Девочка улыбается про себя, радуясь, что наконец-то ее оставят в покое и можно будет залезть на горбатую крышку сундука и, прижавшись носом к стеклу, смотреть и смотреть на мглистую улицу.
Сквозь годы, сквозь пласты времени я вижу эту девочку, образ ее ускользает, но я чувствую к ней и любовь и неприязнь, я стыжусь ее сумасбродств, и даже сегодня мне больно от тех кривд, через которые провела, проволокла, протащила эту девочку жизнь, но сейчас я уже легко улыбаюсь ее горестям, а ее смех отзывается во мне счастливой печалью.
Образ девочки растаял во мне, у нас с ней нет ничего общего, кроме разве что удивительно острого восприятия окружающего, в чем, видимо, и таится причина столь резкой и неожиданной смены радости и горя. По моему мнению, человек вроде деревянной куклы-матрешки, и его подобия вложены одно в другое, но в отличие от деревянной игрушки они так глубоко взаимосвязаны, что, разнимая их, мы причиняем себе боль. И вот я достаю матрешек одну за другой, они становятся все меньше и меньше, я расставляю их рядком, пока не добираюсь до самой крошечной. Время обесцветило образ девочки в моих воспоминаниях. Вот она стоит на коленках на горбатой крышке сундука, в застиранной маечке и юбчонке, светлые волосы подстрижены под кружок, из-под челки выглядывают узкие глаза, нос — кнопкой. Физиономия какая-то незавершенная, будто создатель, намалевав черным брови и ресницы, израсходовал всю краску, развел остаток, истратил его на серые глаза, а когда не осталось уже и капельки краски, просто позабыл про это ничтожное существо.

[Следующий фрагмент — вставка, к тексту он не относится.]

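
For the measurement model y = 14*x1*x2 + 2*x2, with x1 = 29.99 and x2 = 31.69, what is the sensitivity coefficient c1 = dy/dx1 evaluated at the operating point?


y = 14*x1*x2 + 2*x2
dy/dx1 = 14*x2
Evaluate at x2 = 31.69: c1 = 14 * 31.69
c1 = 443.6600

443.6600


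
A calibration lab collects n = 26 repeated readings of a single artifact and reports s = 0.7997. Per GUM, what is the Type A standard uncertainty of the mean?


u_A = s / sqrt(n)
u_A = 0.7997 / sqrt(26)
u_A = 0.7997 / 5.0990195
u_A = 0.1568

0.1568


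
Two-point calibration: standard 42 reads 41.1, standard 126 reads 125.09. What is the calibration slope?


slope = (y2 - y1) / (x2 - x1)
= (125.09 - 41.1) / (126 - 42)
= 83.9900 / 84
= 0.9999

0.9999


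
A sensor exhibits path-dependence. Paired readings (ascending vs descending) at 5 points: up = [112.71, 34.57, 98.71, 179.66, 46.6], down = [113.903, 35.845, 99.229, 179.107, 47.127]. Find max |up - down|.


|112.71 - 113.903| = 1.1930
|34.57 - 35.845| = 1.2750
|98.71 - 99.229| = 0.5190
|179.66 - 179.107| = 0.5530
|46.6 - 47.127| = 0.5270
hysteresis = max(diffs) = 1.2750

1.2750


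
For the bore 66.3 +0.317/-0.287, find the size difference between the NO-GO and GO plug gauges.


GO = nominal - lower_tol (smallest hole = maximum material condition)
GO = 66.3 - 0.287 = 66.013
NO-GO = nominal + upper_tol (largest hole = least material condition)
NO-GO = 66.3 + 0.317 = 66.617
spread = NO-GO - GO = 66.617 - 66.013 = 0.6040

0.6040


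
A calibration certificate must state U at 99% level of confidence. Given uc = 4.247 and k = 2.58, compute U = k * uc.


U = k * uc
U = 2.58 * 4.247
U = 10.9573

10.9573


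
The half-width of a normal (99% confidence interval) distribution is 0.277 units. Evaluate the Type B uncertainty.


u_B = half_width / 2.576
u_B = 0.277 / 2.576
u_B = 0.1075

0.1075


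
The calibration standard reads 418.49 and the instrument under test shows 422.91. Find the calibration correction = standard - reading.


Correction = standard - reading
= 418.49 - 422.91
= -4.4200

-4.4200


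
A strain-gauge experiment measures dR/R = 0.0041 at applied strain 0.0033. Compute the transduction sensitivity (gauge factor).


GF = (dR/R) / epsilon
= 0.0041 / 0.0033
= 1.2424

1.2424


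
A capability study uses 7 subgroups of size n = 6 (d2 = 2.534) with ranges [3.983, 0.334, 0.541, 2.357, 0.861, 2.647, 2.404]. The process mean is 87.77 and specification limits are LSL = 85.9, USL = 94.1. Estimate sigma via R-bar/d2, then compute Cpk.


R_bar = (3.983 + 0.334 + 0.541 + 2.357 + 0.861 + 2.647 + 2.404) / 7 = 1.8752857
sigma = R_bar / d2 = 1.8752857 / 2.534 = 0.74004961
Cp = (USL - LSL)/(6*sigma) = (94.1 - 85.9)/(6*0.74004961) = 1.8467
Cpu = (94.1 - 87.77)/(3*0.74004961) = 2.8512
Cpl = (87.77 - 85.9)/(3*0.74004961) = 0.8423
Cpk = min(Cpu, Cpl) = 0.8423

0.8423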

Но ребенка не интересует собственная внешность, девочка, сглатывая слюну, охотно отказывается от кусочка сахара, лишь бы положить его на подоконник — она приманивает аиста; аист не устоит перед лакомством, прилетит, замашет крыльями, постучит клювом в окно и положит в наши объятия мальчика, завернутого в одеяльце, перевязанное голубой лентой. Моя мама уже однажды ожидала аиста, но, наверное, скудно сыпала корм, и вместо аиста явилась ворона и опустила прямо в печную трубу меня, потому-то я такая грязнуля. Теперь я поджидаю аиста, чтобы опять не вышло ошибки.

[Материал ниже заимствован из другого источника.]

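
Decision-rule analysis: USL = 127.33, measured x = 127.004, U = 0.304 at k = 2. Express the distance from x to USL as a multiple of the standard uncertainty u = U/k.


u = U / k = 0.304 / 2 = 0.152
margin = |USL - x| = |127.33 - 127.004| = 0.326
z = margin / u = 0.326 / 0.152
z = 2.1447

2.1447


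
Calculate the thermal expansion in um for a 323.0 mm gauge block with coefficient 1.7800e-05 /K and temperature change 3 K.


dL = L * alpha * dT
= 323.0 * 1.7800e-05 * 3
= 0.0172482 mm
dL_um = 0.0172482 * 1000 = 17.2482 um

17.2482


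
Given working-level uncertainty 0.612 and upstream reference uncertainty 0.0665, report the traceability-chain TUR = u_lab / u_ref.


TUR = u_lab / u_ref
= 0.612 / 0.0665
= 9.2030

9.2030


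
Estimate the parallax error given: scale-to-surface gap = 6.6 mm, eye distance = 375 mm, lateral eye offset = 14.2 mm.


error = h * offset / d
= 6.6 * 14.2 / 375
= 0.2499

0.2499


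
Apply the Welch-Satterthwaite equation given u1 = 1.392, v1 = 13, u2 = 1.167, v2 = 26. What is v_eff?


uc = sqrt(u1^2 + u2^2) = sqrt(1.392^2 + 1.167^2) = 1.8164672
v_eff = uc^4 / (u1^4/v1 + u2^4/v2)
= 1.8164672^4 / (1.392^4/13 + 1.167^4/26)
= 10.887051 / 0.36014712
v_eff = 30.2295

30.2295


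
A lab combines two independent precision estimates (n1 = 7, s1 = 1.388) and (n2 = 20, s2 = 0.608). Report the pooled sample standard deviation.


s_p = sqrt(((n1-1)*s1^2 + (n2-1)*s2^2) / (n1+n2-2))
numerator = (7-1)*1.388^2 + (20-1)*0.608^2 = 11.559264 + 7.023616 = 18.58288
denominator = 7 + 20 - 2 = 25
s_p^2 = 18.58288 / 25 = 0.7433152
s_p = sqrt(0.7433152) = 0.8622

0.8622


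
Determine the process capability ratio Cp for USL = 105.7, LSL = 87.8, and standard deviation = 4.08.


Cp = (USL - LSL) / (6 * sigma)
= (105.7 - 87.8) / (6 * 4.08)
= 17.9000 / 24.4800
= 0.7312

0.7312


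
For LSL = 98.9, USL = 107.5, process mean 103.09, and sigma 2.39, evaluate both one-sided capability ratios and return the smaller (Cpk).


Cpu = (USL - mean) / (3*sigma) = (107.5 - 103.09) / (3*2.39) = 0.6151
Cpl = (mean - LSL) / (3*sigma) = (103.09 - 98.9) / (3*2.39) = 0.5844
Cpk = min(Cpu, Cpl) = 0.5844

0.5844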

Коленки у меня совсем онемели, я плотнее прижимаю нос к стеклу и напряженно всматриваюсь в серый день, я жду, когда же наконец тоскливое небо прорежет вспышка ослепительно белых крыльев.
Вот наконец, колыхаясь, проплывает шелковистая, легкая пушинка, затем вторая, затем еще одна, прилипают к стеклу, они, конечно же, выпали из крыльев птицы, и я оглядываюсь на маму.
Мама меня не замечает, сидит, обессиленно уронив руки, и вслушивается в то, что в ней происходит. Глаза у нее широко открыты, но я знаю: меня она не видит.
Зимой у нас тоже постоянно проветривают, я легко приотворяю окно и вылезаю на улицу. Ловлю белую пушистую звездочку, она оставляет на ладони холодный влажный след, и кажется, будто меня лизнула крохотная собачонка. Я раскрываю рот, высовываю язык, ожидая сладости, но у снежинок, увы, вкус воды! Они садятся мне на нос, на губы, на волосы, их все больше, они кружатся и кружатся и наконец завлекают меня в свой хоровод.
Я кружусь вместе с ними, руки мои превращаются в крылья, в белые-пребелые крылья, я сама — аист, я держу в клюве мальчика, младенца в одеяльце с голубой лентой.
Из снегового вихря выныривает Франтишек, мой неразлучный друг. Я не спрашиваю, как он тут оказался, мне кажется, что он был всегда и что мы с незапамятных времен танцуем вместе среди снежного пуха.
Франтишек такой же заморыш, как и я, и забота у него та же, что у меня, он тоже сыплет за окно крошки и даже бросает целые куски жира: его папа — мясник. Только Франтишек зазывает не аиста, а ворону, и наши мамы опасаются, как бы аист с вороной не перепутали окна.
Франтишек — молчун, он всегда молчит и беспрекословно подчиняется мне, наши мамы благосклонно относятся к этой тихой дружбе. Их устраивают наши странные игры. Мы неподвижно стоим друг против друга на одной ножке и в два голоса распеваем: «играй, играй, играюшки», «стирай, стирай, стираюшки», «вари, вари, наваривай» или «купи, купи покупочки». Это означает, что мы играем, стираем, стряпаем, покупаем; дальше наша фантазия не идет.